The same search line as your thread title reveals lots of information. The molasses idea mentioned in one page seems interesting.


A friend got some in his music recording studio. For obvious reasons it drive him kinda nuts.


----------



## SeniorSitizen (Sep 10, 2012)

They're seasonal and will be less active after frost but for now seal the doors where they're coming in.


----------



## stick\shift (Mar 23, 2015)

My last house had them something fierce when I moved in. I used glue traps inside, sealed all openings in the exterior I could find and sprinkled granules around the house in a 5' wide track to create a barrier to them getting to the house in the first place. Didn't take long and I never heard another cricket inside in the eight years I lived there.


----------



## ChuckTin (Nov 17, 2014)

What sort of "granules"?


----------



## Bud9051 (Nov 11, 2015)

Crickets, they are like water boarding and do drive you crazy. My yard if filled with them but the perimeter treatment has kept them out of the house. IMO, control starts at the source.
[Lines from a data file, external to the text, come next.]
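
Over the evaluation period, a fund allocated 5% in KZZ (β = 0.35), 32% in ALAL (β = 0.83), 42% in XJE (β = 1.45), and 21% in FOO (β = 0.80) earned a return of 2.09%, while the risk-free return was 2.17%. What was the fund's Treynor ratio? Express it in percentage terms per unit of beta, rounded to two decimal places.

-0.08%

β_P = 0.05×0.35 + 0.32×0.83 + 0.42×1.45 + 0.21×0.80 = 1.0601
Treynor = (R_P − R_f) / β_P = (2.09% − 2.17%) / 1.0601 = -0.08% / 1.0601 = -0.08%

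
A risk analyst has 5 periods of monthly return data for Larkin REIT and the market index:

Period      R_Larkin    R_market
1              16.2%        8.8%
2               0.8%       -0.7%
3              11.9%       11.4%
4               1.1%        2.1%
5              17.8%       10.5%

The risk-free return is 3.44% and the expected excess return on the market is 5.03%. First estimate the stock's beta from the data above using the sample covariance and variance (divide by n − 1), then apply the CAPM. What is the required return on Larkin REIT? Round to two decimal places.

Mean R_i = (16.2 + 0.8 + 11.9 + 1.1 + 17.8) / 5 = 9.5600%
Mean R_m = (8.8 − 0.7 + 11.4 + 2.1 + 10.5) / 5 = 6.4200%
Σ(R_i − R̄_i)(R_m − R̄_m) = 159.9940  ⇒  Cov = 159.9940 / 4 = 39.9985
Σ(R_m − R̄_m)² = 116.4680  ⇒  Var(R_m) = 116.4680 / 4 = 29.1170
β = Cov / Var(R_m) = 39.9985 / 29.1170 = 1.3737
E(R) = R_f + β × MRP = 3.44% + 1.3737 × 5.03% = 10.35%

10.35%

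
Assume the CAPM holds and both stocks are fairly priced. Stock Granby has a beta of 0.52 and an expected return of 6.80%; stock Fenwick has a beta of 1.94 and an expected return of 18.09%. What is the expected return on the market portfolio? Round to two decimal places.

Both satisfy E(R) = R_f + β·MRP, so the slope of the SML is
MRP = (18.09% − 6.80%) / (1.94 − 0.52) = 11.29% / 1.42 = 7.9507%
R_f = E(R_Granby) − β_Granby·MRP = 6.80% − 0.52 × 7.9507% = 2.6656%
E(R_m) = R_f + MRP = 2.6656% + 7.9507% = 10.62%

10.62%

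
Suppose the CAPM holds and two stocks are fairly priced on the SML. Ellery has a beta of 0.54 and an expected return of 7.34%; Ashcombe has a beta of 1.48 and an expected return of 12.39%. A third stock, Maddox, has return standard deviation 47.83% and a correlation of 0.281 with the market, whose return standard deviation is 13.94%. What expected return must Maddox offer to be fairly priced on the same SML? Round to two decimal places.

9.62%

MRP = (12.39% − 7.34%) / (1.48 − 0.54) = 5.3723%
R_f = 7.34% − 0.54 × 5.3723% = 4.4390%
β_Maddox = ρ·σ_i/σ_m = 0.281 × 47.83 / 13.94 = 0.9641
E(R_Maddox) = R_f + β × MRP = 4.4390% + 0.9641 × 5.3723% = 9.62%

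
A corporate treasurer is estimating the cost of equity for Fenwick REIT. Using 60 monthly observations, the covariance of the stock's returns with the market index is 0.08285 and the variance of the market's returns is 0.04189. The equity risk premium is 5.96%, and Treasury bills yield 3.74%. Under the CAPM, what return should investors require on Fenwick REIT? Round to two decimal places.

15.53%

β = Cov(R_i, R_m) / Var(R_m) = 0.08285 / 0.04189 = 1.9778
E(R) = R_f + β × MRP = 3.74% + 1.9778 × 5.96% = 15.53%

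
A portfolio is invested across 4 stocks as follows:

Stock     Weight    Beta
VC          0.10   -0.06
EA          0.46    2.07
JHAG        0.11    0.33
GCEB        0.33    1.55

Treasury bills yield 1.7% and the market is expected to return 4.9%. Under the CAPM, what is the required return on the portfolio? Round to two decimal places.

6.48%

β_P = Σ w_i β_i = 0.10×-0.06 + 0.46×2.07 + 0.11×0.33 + 0.33×1.55 = 1.4940
MRP = 4.9% − 1.7% = 3.20%
E(R_P) = R_f + β_P × MRP = 1.7% + 1.4940 × 3.2% = 6.48%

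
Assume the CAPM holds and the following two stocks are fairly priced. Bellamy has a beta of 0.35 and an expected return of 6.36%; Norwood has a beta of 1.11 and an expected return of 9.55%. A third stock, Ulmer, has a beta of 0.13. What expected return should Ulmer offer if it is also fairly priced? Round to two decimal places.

5.44%

MRP (SML slope) = (9.55% − 6.36%) / (1.11 − 0.35) = 3.19% / 0.76 = 4.1974%
R_f (intercept) = 6.36% − 0.35 × 4.1974% = 4.8909%
E(R_Ulmer) = R_f + β × MRP = 4.8909% + 0.13 × 4.1974% = 5.44%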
All of the above discussion and keep it going every year.

I use pet friendly chemicals but try to limit it to near the house. I got set up one year to treat my entire lawn but when I looked at the bees and birds that feasted on my weed patch I limited my spraying to next to the house. The skunks love my grubs as well. I'm so happy to be seeing honey bees again I couldn't think about killing any of them. I even drive around some when mowing.

Good luck,
Bud


----------



## SeniorSitizen (Sep 10, 2012)

Try locating the _- chirp chirp chirp - _in a 14 x 20 ft. basement with 6 concrete sides and a hearing impaired ear, :vs_laugh:as usual the left ear in this instance if that matters. The reason it was troublesome was he wasn't on the floor as usual. The little busturd was up in a HVAC supply duct bout 7 ft. above floor level. One squirt of_ Hot Shot _silenced him forever. May he RIP.


----------